As bolsas mantém a tendência negativa das últimas sessões. A Europa está em queda, tendência a que Lisboa não escapa, sendo penalizada pelo setor da energia.

Depois do forte trambolhão na última sessão, as praças europeias seguem novamente em queda. Neste que é o último dia de negociação da semana, Lisboa segue a tendência negativa, penalizada pelos títulos do setor energético, renovando mínimos de março de 2017. Galp Energia destaca-se, apesar da recuperação dos preços do petróleo.

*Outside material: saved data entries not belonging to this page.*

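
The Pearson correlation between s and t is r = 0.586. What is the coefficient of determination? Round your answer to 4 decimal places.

r² = (0.586)² = 0.3434

0.3434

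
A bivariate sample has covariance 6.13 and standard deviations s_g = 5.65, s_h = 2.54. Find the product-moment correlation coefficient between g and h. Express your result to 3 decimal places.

r = Cov(g,h) / (s_g · s_h) = 6.13 / (5.65 × 2.54)
  = 6.13 / 14.3510 ≈ 0.427

0.427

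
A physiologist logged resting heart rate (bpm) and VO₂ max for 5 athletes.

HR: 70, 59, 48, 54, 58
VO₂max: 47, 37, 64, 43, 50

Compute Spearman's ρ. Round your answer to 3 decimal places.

Rank HR: 5, 4, 1, 2, 3
Rank VO₂max: 3, 1, 5, 2, 4
d = rank(HR) − rank(VO₂max): 2, 3, -4, 0, -1; Σd² = 30
ρ = 1 − 6Σd² / [n(n²−1)] = 1 − 6×30 / (5×24) = 1 − 180/120 ≈ -0.500

-0.500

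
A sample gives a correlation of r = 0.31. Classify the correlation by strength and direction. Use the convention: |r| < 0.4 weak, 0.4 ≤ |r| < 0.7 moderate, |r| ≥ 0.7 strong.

weak positive

r = 0.31 > 0 so the relationship is positive.
|r| = 0.31, which falls in the weak range.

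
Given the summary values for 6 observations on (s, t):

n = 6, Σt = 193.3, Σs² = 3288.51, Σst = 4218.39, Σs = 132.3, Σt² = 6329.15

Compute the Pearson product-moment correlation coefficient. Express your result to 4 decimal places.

-0.2258

r = (nΣst − ΣsΣt) / √[(nΣs² − (Σs)²)(nΣt² − (Σt)²)]
Numerator: 6×4218.39 − 132.3×193.3 = -263.25
Denominator: √[(19731.06 − 17503.29)(37974.9 − 37364.89)] = √[2227.77 × 610.01] = 1165.7452
r = -263.25 / 1165.7452 ≈ -0.2258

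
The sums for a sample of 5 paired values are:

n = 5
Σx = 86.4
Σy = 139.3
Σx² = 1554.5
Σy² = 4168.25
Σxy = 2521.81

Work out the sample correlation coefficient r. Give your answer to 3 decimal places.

0.863

r = (nΣxy − ΣxΣy) / √[(nΣx² − (Σx)²)(nΣy² − (Σy)²)]
Numerator: 5×2521.81 − 86.4×139.3 = 573.53
Denominator: √[(7772.5 − 7464.96)(20841.25 − 19404.49)] = √[307.54 × 1436.76] = 664.7264
r = 573.53 / 664.7264 ≈ 0.863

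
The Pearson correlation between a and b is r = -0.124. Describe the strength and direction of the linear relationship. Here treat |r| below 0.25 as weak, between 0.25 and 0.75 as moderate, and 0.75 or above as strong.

weak negative

r = -0.124 < 0 so the relationship is negative.
|r| = 0.124, which falls in the weak range.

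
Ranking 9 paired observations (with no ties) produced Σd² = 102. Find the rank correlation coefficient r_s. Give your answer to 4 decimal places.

ρ = 1 − 6Σd² / [n(n²−1)] = 1 − 6×102 / (9×80)
  = 1 − 612/720 = 1 − 0.85000 ≈ 0.1500

0.1500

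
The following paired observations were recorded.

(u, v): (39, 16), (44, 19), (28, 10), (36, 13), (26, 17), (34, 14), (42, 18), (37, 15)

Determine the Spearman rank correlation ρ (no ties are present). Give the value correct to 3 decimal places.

Rank u: 6, 8, 2, 4, 1, 3, 7, 5
Rank v: 5, 8, 1, 2, 6, 3, 7, 4
d = rank(u) − rank(v): 1, 0, 1, 2, -5, 0, 0, 1; Σd² = 32
ρ = 1 − 6Σd² / [n(n²−1)] = 1 − 6×32 / (8×63) = 1 − 192/504 ≈ 0.619

0.619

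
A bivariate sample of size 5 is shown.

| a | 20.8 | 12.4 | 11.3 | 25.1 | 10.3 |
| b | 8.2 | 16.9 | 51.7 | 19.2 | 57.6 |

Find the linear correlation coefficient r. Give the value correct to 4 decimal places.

n = 5, Σa = 79.9, Σb = 153.6, Σa² = 1450.19, Σb² = 6712.14, Σab = 2039.53
nΣab − ΣaΣb = 10197.65 − 12272.64 = -2074.99
nΣa² − (Σa)² = 7250.95 − 6384.01 = 866.94; nΣb² − (Σb)² = 33560.7 − 23592.96 = 9967.74
r = -2074.99 / √(866.94 × 9967.74) = -2074.99 / 2939.6314 ≈ -0.7059

-0.7059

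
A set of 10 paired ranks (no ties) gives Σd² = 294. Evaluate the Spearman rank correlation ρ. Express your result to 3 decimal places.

ρ = 1 − 6Σd² / [n(n²−1)] = 1 − 6×294 / (10×99)
  = 1 − 1764/990 = 1 − 1.7818 ≈ -0.782

-0.782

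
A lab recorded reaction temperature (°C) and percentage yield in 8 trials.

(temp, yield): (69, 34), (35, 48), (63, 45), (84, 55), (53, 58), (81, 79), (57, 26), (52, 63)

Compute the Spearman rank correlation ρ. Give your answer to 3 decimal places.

0.024

Rank temp: 6, 1, 5, 8, 3, 7, 4, 2
Rank yield: 2, 4, 3, 5, 6, 8, 1, 7
d = rank(temp) − rank(yield): 4, -3, 2, 3, -3, -1, 3, -5; Σd² = 82
ρ = 1 − 6Σd² / [n(n²−1)] = 1 − 6×82 / (8×63) = 1 − 492/504 ≈ 0.024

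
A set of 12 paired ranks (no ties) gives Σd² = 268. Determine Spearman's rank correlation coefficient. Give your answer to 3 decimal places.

ρ = 1 − 6Σd² / [n(n²−1)] = 1 − 6×268 / (12×143)
  = 1 − 1608/1716 = 1 − 0.9371 ≈ 0.063

0.063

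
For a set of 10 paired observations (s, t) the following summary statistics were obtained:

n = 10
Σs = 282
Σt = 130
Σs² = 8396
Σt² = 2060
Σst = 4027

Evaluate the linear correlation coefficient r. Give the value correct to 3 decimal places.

r = (nΣst − ΣsΣt) / √[(nΣs² − (Σs)²)(nΣt² − (Σt)²)]
Numerator: 10×4027 − 282×130 = 3610
Denominator: √[(83960 − 79524)(20600 − 16900)] = √[4436 × 3700] = 4051.3208
r = 3610 / 4051.3208 ≈ 0.891

0.891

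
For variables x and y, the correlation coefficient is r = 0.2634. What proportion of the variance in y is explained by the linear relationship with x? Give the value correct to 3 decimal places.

0.069

r² = (0.2634)² = 0.069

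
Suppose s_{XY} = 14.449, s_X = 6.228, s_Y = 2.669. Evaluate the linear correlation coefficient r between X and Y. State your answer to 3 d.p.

r = Cov(X,Y) / (s_X · s_Y) = 14.449 / (6.228 × 2.669)
  = 14.449 / 16.6225 ≈ 0.869

0.869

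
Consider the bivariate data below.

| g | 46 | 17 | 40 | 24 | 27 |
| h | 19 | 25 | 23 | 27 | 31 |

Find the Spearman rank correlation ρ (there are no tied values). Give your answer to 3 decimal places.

-0.600

Rank g: 5, 1, 4, 2, 3
Rank h: 1, 3, 2, 4, 5
d = rank(g) − rank(h): 4, -2, 2, -2, -2; Σd² = 32
ρ = 1 − 6Σd² / [n(n²−1)] = 1 − 6×32 / (5×24) = 1 − 192/120 ≈ -0.600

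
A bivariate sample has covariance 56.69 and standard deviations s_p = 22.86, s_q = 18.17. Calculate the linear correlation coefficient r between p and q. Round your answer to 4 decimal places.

0.1365

r = Cov(p,q) / (s_p · s_q) = 56.69 / (22.86 × 18.17)
  = 56.69 / 415.3662 ≈ 0.1365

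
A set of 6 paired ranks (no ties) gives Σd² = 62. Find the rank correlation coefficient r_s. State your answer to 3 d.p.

-0.771

ρ = 1 − 6Σd² / [n(n²−1)] = 1 − 6×62 / (6×35)
  = 1 − 372/210 = 1 − 1.7714 ≈ -0.771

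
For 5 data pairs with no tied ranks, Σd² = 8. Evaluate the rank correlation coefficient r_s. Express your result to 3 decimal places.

0.600

ρ = 1 − 6Σd² / [n(n²−1)] = 1 − 6×8 / (5×24)
  = 1 − 48/120 = 1 − 0.4000 ≈ 0.600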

O Stoxx 600, que reúne as maiores empresas do Velho Continente, cede 0,2%, sendo que entre as principais praças europeias as quedas variam entre 0,1% e 0,3%. São descidas ainda assim bem menos expressivas do que as registadas na última sessão perante receios dos investidores quanto ao abrandamento do crescimento económico mundial.

Em Lisboa, o PSI-20 apresenta uma desvalorização mais expressiva, de 1%, com a generalidade das cotadas em “terreno” negativo. Só a Semapa e a Sonae Capital sobem, enquanto a Ibersol está inalterada. A dona da Navigator ganha 2,82%, já a papeleira, que recebeu um crédito fiscal para a expansão da fábrica na Figueira da Foz, cede quase 1%.

A pesar no comportamento do índice estão os títulos do setor energético, com a EDP Renováveis a ceder 3,2% para 7,41 euros, enquanto a EDP recua ligeiros 0,13% para 2,976 euros. A Galp Energia, num dia em que os preços do petróleo sobem mais de 1%, está a perder 10,7% para 13,47 euros.

Nota ainda para as quedas do BCP que cai 0,5%, mas também para a Jerónimo Martins e a Sonae. A dona do Pingo Doce perde 0,64% para os 10,04 euros, já a Sonae está a ceder 0,74% para os 80,15 cêntimos.